Whilst I was getting my hair cut this afternoon, a TfL advert came up on the local radio station they were playing. The voiceover urged cyclists to make eye contact with drivers to ensure that they’d been seen. That’s certainly something I try to do, but it’s very difficult, and I think it’s become more difficult over the past few years.
All modern cars have tinted windscreens. I don’t think they were always so widespread, but even commercial vans have them now. There’s a legal limit on how dark the tint can be: in the UK, they must allow 75% of the light through. However, if the cabin is ambiently lit, then the driver’s face when seen from outside can at best be only 56% (75% in times 75% out) as bright as everything else.

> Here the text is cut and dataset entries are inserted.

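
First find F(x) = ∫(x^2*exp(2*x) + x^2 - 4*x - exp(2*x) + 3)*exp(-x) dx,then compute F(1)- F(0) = 0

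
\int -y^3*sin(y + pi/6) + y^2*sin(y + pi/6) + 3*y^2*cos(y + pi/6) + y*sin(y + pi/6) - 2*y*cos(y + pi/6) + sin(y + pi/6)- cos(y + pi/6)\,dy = (y^3 - y^2 - y - 1)*cos(y + pi/6) + C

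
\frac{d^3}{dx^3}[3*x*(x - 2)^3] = 72*x - 108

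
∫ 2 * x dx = x^2 + C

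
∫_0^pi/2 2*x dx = pi^2/4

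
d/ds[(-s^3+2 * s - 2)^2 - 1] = 6*s^5 - 16*s^3 + 12*s^2 + 8*s - 8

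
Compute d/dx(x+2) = 1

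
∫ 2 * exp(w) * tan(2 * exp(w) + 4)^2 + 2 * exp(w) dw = tan(2*exp(w) + 4) + C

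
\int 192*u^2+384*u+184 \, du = 64*u^3 + 192*u^2 + 184*u + C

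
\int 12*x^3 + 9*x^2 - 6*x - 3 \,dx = 3*x^4 + 3*x^3 - 3*x^2 - 3*x + C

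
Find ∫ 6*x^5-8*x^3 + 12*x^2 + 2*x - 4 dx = x^6 - 2*x^4 + 4*x^3 + x^2 - 4*x + C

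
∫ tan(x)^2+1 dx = tan(x) + C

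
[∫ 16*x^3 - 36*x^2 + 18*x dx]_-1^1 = -24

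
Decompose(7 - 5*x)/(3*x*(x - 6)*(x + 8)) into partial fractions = 47/(336*(x + 8)) - 23/(252*(x - 6)) - 7/(144*x)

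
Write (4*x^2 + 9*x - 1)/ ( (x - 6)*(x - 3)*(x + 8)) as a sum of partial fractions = 183/(154*(x + 8)) - 62/(33*(x - 3)) + 197/(42*(x - 6))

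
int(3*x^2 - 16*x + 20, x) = x^3 - 8*x^2 + 20*x + C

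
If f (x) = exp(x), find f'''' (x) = exp(x)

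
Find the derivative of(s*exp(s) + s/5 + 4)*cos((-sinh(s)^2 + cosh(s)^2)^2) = (s*exp(s) + exp(s) + 1/5)*cos(sinh(s)^4 - 2*sinh(s)^2*cosh(s)^2 + cosh(s)^4)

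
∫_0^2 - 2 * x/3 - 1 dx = -10/3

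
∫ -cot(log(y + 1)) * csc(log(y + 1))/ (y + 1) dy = csc(log(y + 1)) + C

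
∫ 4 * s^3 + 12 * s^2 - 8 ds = s^4 + 4*s^3 - 8*s + C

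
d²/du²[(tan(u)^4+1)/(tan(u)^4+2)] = (-12*tan(u)^10 - 32*tan(u)^8 + 20*tan(u)^6 + 64*tan(u)^4 + 24*tan(u)^2)/(tan(u)^4 + 2)^3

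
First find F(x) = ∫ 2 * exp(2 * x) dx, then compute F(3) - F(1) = -exp(2) + exp(6)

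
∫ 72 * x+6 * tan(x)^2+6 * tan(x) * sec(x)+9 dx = 36*x^2 + 3*x + 6*tan(x) + 6*sec(x) + C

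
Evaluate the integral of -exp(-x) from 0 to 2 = -1 + exp(-2)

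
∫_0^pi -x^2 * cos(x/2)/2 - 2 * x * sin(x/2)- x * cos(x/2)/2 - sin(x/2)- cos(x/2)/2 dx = -pi^2 - pi - 1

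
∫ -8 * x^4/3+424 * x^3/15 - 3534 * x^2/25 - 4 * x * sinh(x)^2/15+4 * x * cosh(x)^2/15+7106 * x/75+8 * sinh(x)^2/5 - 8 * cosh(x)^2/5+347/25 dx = -8*x^5/15 + 106*x^4/15 - 1178*x^3/25 + 3563*x^2/75 + 307*x/25 + C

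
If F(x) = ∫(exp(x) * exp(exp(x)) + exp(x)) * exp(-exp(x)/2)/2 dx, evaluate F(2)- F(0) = -exp(1/2) - exp(-exp(2)/2) + exp(-1/2) + exp(exp(2)/2)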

In addition to this, the windscreen is not perpendicular to the line of sight between the driver and the person outside: in fact, the rake of the windscreen means that it is generally reflecting the (bright) sky when viewed from outside.
Between reflections and the relative darkness of the cabin, you usually can’t see much of the driver from outside in daylight. You can’t make eye contact with a person you can’t see.
That doesn’t help much, I know. But if you’re driving, be aware that people outside—cyclists and pedestrians—might very well not be able to see you, no matter how much looking, nodding, or gesticulating you do.